Or so undercover reporters for the Sunday Times are reporting today.
LABOUR peers are prepared to accept fees of up to £120,000 a year to amend laws in the House of Lords on behalf of business clients, a Sunday Times investigation has found.
Four peers — including two former ministers — offered to help undercover reporters posing as lobbyists obtain an amendment in return for cash.
Two of the peers were secretly recorded telling the reporters they had previously secured changes to bills going through parliament to help their clients.
Lord Truscott, the former energy minister, said he had helped to ensure the Energy Bill was favourable to a client selling “smart” electricity meters. Lord Taylor of Blackburn claimed he had changed the law to help his client Experian, the credit check company.
Taylor told the reporters: “I will work within the rules, but the rules are meant to be bent sometimes.”
The other peers who agreed to assist our reporters for a fee were Lord Moonie, a former defence minister, and Lord Snape, a former Labour whip.

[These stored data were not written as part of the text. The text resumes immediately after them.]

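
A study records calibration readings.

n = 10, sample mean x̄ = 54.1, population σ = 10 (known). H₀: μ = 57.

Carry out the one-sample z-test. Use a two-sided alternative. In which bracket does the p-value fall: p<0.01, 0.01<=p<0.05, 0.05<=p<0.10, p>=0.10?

p-value bracket: p>=0.10

SE = σ/√n = 10/√10 = 3.1623
z = (x̄−μ₀)/SE = (54.1−57)/3.1623 = -0.9171
p-value (two-sided) = 0.35911
→ bracket: p>=0.10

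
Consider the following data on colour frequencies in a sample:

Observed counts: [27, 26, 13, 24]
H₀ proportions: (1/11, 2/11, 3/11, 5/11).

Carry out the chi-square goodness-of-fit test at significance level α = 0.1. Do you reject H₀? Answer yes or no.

n = 90; E_i = n·p_i = [8.18, 16.36, 24.55, 40.91]
χ² = (27−8.18)²/8.18 + (26−16.36)²/16.36 + (13−24.55)²/24.55 + (24−40.91)²/40.91 = 61.3763
df = 3
p-value (upper-tail) = 0.00000
At α=0.1: p < α → reject H₀

reject H₀: yes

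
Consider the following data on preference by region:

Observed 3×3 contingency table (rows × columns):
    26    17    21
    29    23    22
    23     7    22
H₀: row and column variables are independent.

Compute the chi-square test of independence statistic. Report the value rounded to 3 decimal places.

Row totals [64, 74, 52], col totals [78, 47, 65], n=190
χ² = (26−26.27)²/26.27 + (17−15.83)²/15.83 + (21−21.89)²/21.89 + (29−30.38)²/30.38 + (23−18.31)²/18.31 + (22−25.32)²/25.32 + (23−21.35)²/21.35 + (7−12.86)²/12.86 + (22−17.79)²/17.79 = 5.6236
df = 4

test statistic = 5.624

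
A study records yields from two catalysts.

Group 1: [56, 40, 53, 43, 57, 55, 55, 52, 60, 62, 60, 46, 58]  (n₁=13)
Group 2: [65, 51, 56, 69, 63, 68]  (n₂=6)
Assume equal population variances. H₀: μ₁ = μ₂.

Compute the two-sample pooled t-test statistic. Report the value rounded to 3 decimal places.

test statistic = -2.472

x̄₁=53.615, s₁=6.777, n₁=13
x̄₂=62.000, s₂=7.099, n₂=6
s_p² = [12·6.777² + 5·7.099²]/17 = 47.2398
SE = √(s_p²·(1/13+1/6)) = 3.3922
t = (53.615−62.000)/3.3922 = -2.4717
df = 17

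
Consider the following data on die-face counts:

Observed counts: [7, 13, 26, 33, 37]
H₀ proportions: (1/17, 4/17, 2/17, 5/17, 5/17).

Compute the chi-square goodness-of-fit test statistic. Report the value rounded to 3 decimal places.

n = 116; E_i = n·p_i = [6.82, 27.29, 13.65, 34.12, 34.12]
χ² = (7−6.82)²/6.82 + (13−27.29)²/27.29 + (26−13.65)²/13.65 + (33−34.12)²/34.12 + (37−34.12)²/34.12 = 18.9522
df = 4

test statistic = 18.952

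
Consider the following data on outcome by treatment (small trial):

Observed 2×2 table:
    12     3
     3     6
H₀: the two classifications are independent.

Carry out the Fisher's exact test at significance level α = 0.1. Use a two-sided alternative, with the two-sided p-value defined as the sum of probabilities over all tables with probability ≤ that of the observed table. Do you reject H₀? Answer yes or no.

Margins: r₁=15, r₂=9, c₁=15, c₂=9, n=24
p_obs = C(15,12)·C(9,3)/C(24,15); sum pmf over tables with pmf ≤ p_obs
p-value (two-sided) = 0.03605
At α=0.1: p < α → reject H₀

reject H₀: yes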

Well… if cash for questions fucked the Tories, then surely lolly for laws will cause significant damage to the already terminal carcass that is this Labour government.
Unsurprisingly, the BBC are putting a rather less dramatic spin on it….
‘Concern’ over peers cash claims
The leader of the House of Lords says she will pursue allegations four peers were prepared to accept cash to change laws.
And there’s been ‘right-of-reply’ there…
The former energy minister Lord Truscott did admit to having had "discussions" with the reporter, but told the BBC that "to suggest I would offer to put down amendments for money is a lie".
Lord Moonie, a former defence minister, told the BBC that he had been suspicious of the people who had approached him.
He acknowledged discussing a fee of £30,000 with the undercover reporters but said: "I am not aware of having offered to do anything for these people that was outside the rules."
He went on to say that any arrangement would have been based on a written contract and would have involved advising them on how to get amendments to legislation – but he would have been acting strictly as an adviser and consultant.
A third peer, Lord Taylor of Blackburn, said two people approached him claiming to work for a lobbying firm and looking for help with a bill they wanted amending.
He said they suggested paying him £5,000 to £10,000 a month as an adviser but he never said he would accept, no contract was signed and no money changed hands.
Asked about his alleged suggestion that the rules could be "bent", he said: "’Bent’ to me means you will try to persuade the bureaucracy of the House to change them."
Aye. Fuckin’. Right. Mandelson’s only been in the Lords for five minutes, and already half of them are bent now.